A volte l'intelligenza può essere un problema. Federico Gaio, 23enne azzurro con legittime speranze di entrare tra i top-100, è un ragazzo molto sveglio ed è convinto che il livello medio dei tennisti, anche sul piano umano-culturale, si sia alzato rispetto a qualche anno fa. “L'ignoranza pura non esiste più”. Ma il tennis è uno sport talmente delicato che può esserci il problema opposto. L'intelligenza fa pensare. E pensare troppo non è sempre positivo. E' quanto capitato ad Andrea Petkovic. Donna di grande cultura, tanto affascinante quando divertente, capace di sostenere discussioni su qualsiasi argomento, ma anche di prendersi in giro come poche altre. Chi la conosce superficialmente, magari ricordando i suoi video su Youtube, o semplicemente la Petko-Dance, sarà rimasto stupito nel vederla piangere come una bambina, disperata, dopo il terrificante 6-0 6-0 incassato da Carla Suarez Navarro al WTA Elite Trophy di Zhuhai. Fu la conseguenza di un mix tra crisi personale ed agonistica che aveva messo in dubbio il suo futuro. Un pensiero più concreto rispetto a quello di qualche anno fa, quando pensò di mollare perché non ne poteva più degli infortuni, che la perseguitavano come una lugubre nuvoletta di Fantozzi. Le sue frasi dopo quel match facevano male, anche perché pronunciate da una ragazza il cui motore è sempre stato la passione. “Negli ultimi 2-3 mesi ho perso la passione per il tennis – aveva detto – quando stavo a casa ero felice, ma al momento di tornare nel circuito sono entrata in depressione. Ero talmente triste da non volermi nemmeno alzare dal letto”. Il segreto era tanto banale quanto doloroso: mamma Amira stava male, ma lei non ha mai smesso di allenarsi e girare il mondo. “Ogni singolo minuto era una tortura”. Una come lei, con le sue qualità, non avrebbe nessun problema a trovare altro da fare. “Per la prima volta, nel 2015 ho avuto la sensazione di perdere tempo nel giocare a tennis”.

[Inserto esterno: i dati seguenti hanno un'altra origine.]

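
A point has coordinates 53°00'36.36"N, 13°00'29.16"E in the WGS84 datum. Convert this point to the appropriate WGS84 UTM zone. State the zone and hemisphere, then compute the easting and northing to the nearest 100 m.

Longitude 13.0081° lies in the 6° band [12°, 18°), giving zone 33; latitude is north of the equator, so 33N.
Zone 33 central meridian λ₀ = 6×33 − 183 = 15°; Δλ = -1.9919°.
Transverse Mercator on WGS84 with k₀ = 0.9996 gives E = 366361.459 m, N = 5875249.859 m.

Zone 33N: E 366400 m, N 5875200 m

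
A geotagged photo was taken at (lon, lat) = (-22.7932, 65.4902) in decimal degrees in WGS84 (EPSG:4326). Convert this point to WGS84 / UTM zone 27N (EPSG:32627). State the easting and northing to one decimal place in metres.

Zone 27 central meridian λ₀ = 6×27 − 183 = -21°; Δλ = -1.7932°.
Transverse Mercator on WGS84 with k₀ = 0.9996 gives E = 417000.313 m, N = 7264270.120 m.

E 417000.3 m, N 7264270.1 m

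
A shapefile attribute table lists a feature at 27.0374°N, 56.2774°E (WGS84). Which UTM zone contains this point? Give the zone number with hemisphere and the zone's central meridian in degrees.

UTM zone = ⌊(λ + 180)/6⌋ + 1; 56.2774° ∈ [54°, 60°) → zone 40.
Hemisphere: N (φ ≥ 0).
Central meridian λ₀ = 6×40 − 183 = 57°.

Zone 40N, central meridian 57°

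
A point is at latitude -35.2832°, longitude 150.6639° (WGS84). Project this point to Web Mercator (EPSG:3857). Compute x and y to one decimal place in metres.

x 16771828.6 m, y -4202433.8 m

Web Mercator is spherical with R = a = 6378137 m.
x = R·λ = 6378137 × 2.629581119 = 16771828.629 m.
y = R·ln tan(π/4 + φ/2) = 6378137 × -0.658881081 = -4202433.803 m.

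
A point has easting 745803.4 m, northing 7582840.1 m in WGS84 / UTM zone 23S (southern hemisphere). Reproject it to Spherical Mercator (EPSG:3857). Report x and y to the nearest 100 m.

x -4744600 m, y -2492500 m

Unproject from UTM 23S (λ₀ = -45°) → φ = -21.84130001°, λ = -42.62179999°.
Web Mercator (R = 6378137 m): x = -4744637.071 m, y = -2492482.036 m.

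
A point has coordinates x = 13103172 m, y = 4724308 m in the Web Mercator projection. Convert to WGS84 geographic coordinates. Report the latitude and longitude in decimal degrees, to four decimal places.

lat 39.0184°, lon 117.7078°

R = 6378137 m. λ = x/R = 117.70779678°.
φ = 2·arctan(exp(y/R)) − 90° = 2·arctan(2.09741) − 90° = 39.01840309°.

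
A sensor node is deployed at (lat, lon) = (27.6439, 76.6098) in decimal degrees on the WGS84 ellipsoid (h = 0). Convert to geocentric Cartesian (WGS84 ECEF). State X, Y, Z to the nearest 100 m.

WGS84: a = 6378137 m, e² = 0.006694380; N(φ) = a/√(1−e²sin²φ) = 6382737.795 m.
X = (N+h)·cosφ·cosλ = 1309393.769 m; Y = (N+h)·cosφ·sinλ = 5500432.802 m; Z = (N(1−e²)+h)·sinφ = 2941605.241 m.

X 1309400 m, Y 5500400 m, Z 2941600 m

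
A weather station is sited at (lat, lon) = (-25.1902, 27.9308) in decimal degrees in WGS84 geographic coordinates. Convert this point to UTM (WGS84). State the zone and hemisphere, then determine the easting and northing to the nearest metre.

Zone 35S: E 593784 m, N 7213667 m

Longitude 27.9308° lies in the 6° band [24°, 30°), giving zone 35; latitude is south of the equator, so 35S.
Zone 35 central meridian λ₀ = 6×35 − 183 = 27°; Δλ = +0.9308°.
Transverse Mercator on WGS84 with k₀ = 0.9996 gives E = 593784.297 m, N = 7213667.153 m.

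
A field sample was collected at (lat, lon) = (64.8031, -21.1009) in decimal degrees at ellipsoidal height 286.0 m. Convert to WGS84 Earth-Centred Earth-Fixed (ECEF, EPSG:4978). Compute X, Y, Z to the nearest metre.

X 2540380 m, Y -980297 m, Z 5748657 m

WGS84: a = 6378137 m, e² = 0.006694380; N(φ) = a/√(1−e²sin²φ) = 6395688.622 m.
X = (N+h)·cosφ·cosλ = 2540380.150 m; Y = (N+h)·cosφ·sinλ = -980296.964 m; Z = (N(1−e²)+h)·sinφ = 5748656.890 m.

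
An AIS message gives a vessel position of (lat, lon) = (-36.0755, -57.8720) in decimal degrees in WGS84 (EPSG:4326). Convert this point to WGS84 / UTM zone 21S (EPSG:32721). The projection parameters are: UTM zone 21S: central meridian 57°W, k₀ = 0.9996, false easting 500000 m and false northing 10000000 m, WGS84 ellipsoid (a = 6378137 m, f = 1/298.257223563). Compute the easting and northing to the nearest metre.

Zone 21 central meridian λ₀ = 6×21 − 183 = -57°; Δλ = -0.8720°.
Transverse Mercator on WGS84 with k₀ = 0.9996 gives E = 421482.755 m, N = 6007325.593 m.

E 421483 m, N 6007326 m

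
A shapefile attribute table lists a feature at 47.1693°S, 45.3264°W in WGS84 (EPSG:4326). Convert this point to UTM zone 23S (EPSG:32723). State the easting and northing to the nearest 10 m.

Zone 23 central meridian λ₀ = 6×23 − 183 = -45°; Δλ = -0.3264°.
Transverse Mercator on WGS84 with k₀ = 0.9996 gives E = 475263.755 m, N = 4775970.244 m.

E 475260 m, N 4775970 m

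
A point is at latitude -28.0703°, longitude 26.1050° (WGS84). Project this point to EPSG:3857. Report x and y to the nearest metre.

x 2905995 m, y -3257840 m

Web Mercator is spherical with R = a = 6378137 m.
x = R·λ = 6378137 × 0.455618201 = 2905995.307 m.
y = R·ln tan(π/4 + φ/2) = 6378137 × -0.510782366 = -3257839.906 m.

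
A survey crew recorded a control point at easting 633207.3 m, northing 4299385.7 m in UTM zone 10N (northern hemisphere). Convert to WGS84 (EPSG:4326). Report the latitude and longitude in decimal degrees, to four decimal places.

Zone 10N: λ₀ = -123°, k₀ = 0.9996, false easting 500000 m.
Meridian distance M = (N − FN)/k₀ = 4301106.1 m.
Inverse transverse Mercator on WGS84 gives φ = 38.83320000°, λ = -121.46529949°.

lat 38.8332°, lon -121.4653°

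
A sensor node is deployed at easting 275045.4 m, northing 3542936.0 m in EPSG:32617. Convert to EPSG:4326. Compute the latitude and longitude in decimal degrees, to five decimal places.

Zone 17N: λ₀ = -81°, k₀ = 0.9996, false easting 500000 m.
Meridian distance M = (N − FN)/k₀ = 3544353.7 m.
Inverse transverse Mercator on WGS84 gives φ = 32.00020016°, λ = -83.38129969°.

lat 32.00020°, lon -83.38130°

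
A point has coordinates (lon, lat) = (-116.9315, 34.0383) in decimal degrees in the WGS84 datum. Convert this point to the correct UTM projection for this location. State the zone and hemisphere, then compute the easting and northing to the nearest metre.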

QUEL SOGNO OLIMPICO IN SOSPESO
Il timore è rientrato nell'ospitata di qualche giorno fa presso gli studi di ZDF, secondo canale della TV tedesca, la cui audience è elevatissima. Un'intervista di un quarto d'ora ha restituito la Petkovic più bella, capace di ridere e raccontarsi senza ombre. Maglia attillata marrone scuro, gonna arancione e scarpe nere, ha raccontato quello che le è successo nel 2015, che pure era iniziato piuttosto bene con il titolo ad Anversa, il sesto in carriera. Dopo la famigerata partita di Zhuhai, tuttavia, si è sentita piombare dentro a un buco. "Tutto era una calvario e mi sono domandata se volessi continuare a giocare”. La sensibilità per le vicende familiari non le ha impedito di continuare ad allenarsi tre ore al giorno, andare in palestra e fare “tutto quel che dovevo, anche perché sono tedesca”. All'improvviso, la Petkovic ha sentito il peso della vita da tennista. Ogni settimana è la stessa storia: aeroporto, albergo e campi di allenamento. "E' tutto è molto superficiale quando sei in giro per il mondo”. A ben vedere, la superficialità ci ha travolto un po' dappertutto. Ma per la Petkovic è dura rassegnarsi, giacché sa maneggiare con la stessa capacità musica, arte, cultura e persino politica. Papà Zoran ha sempre detto che la figlia era incredibilmente brava a scuola. Un talento naturale, superiore rispetto a quello per il tennis, dove peraltro non si distingue per fantasia. E forse, anche se è bello vederla danzare dopo un successo, o anche soltanto sorridere, vien da pensare che forse sarebbe più realizzata occupandosi d'altro. Ma per ora non se ne parla. Nel 2016 sarà regolarmente ai nastri di partenza. Lo ha detto ai microfoni di ZDF, davanti a milioni di tedeschi, e non può rimangiarsi la parola. Anche perché ha una forte motivazione: le Olimpiadi di Rio de Janeiro. Nel 2012 non era a Londra perché stava recuperando da un grave infortunio alla caviglia. Stavolta vuole esserci e magari andare più avanti possibile. “Le Olimpiadi? Il pensiero di giocarle mi fa sentire come una ragazzina alle prime armi, piena di entusiasmo”. Per lei, balcanica nel cuore ma tedesca nel cervello, l'Olimpiade sarà davvero qualcosa di speciale. Dopo, si vedrà.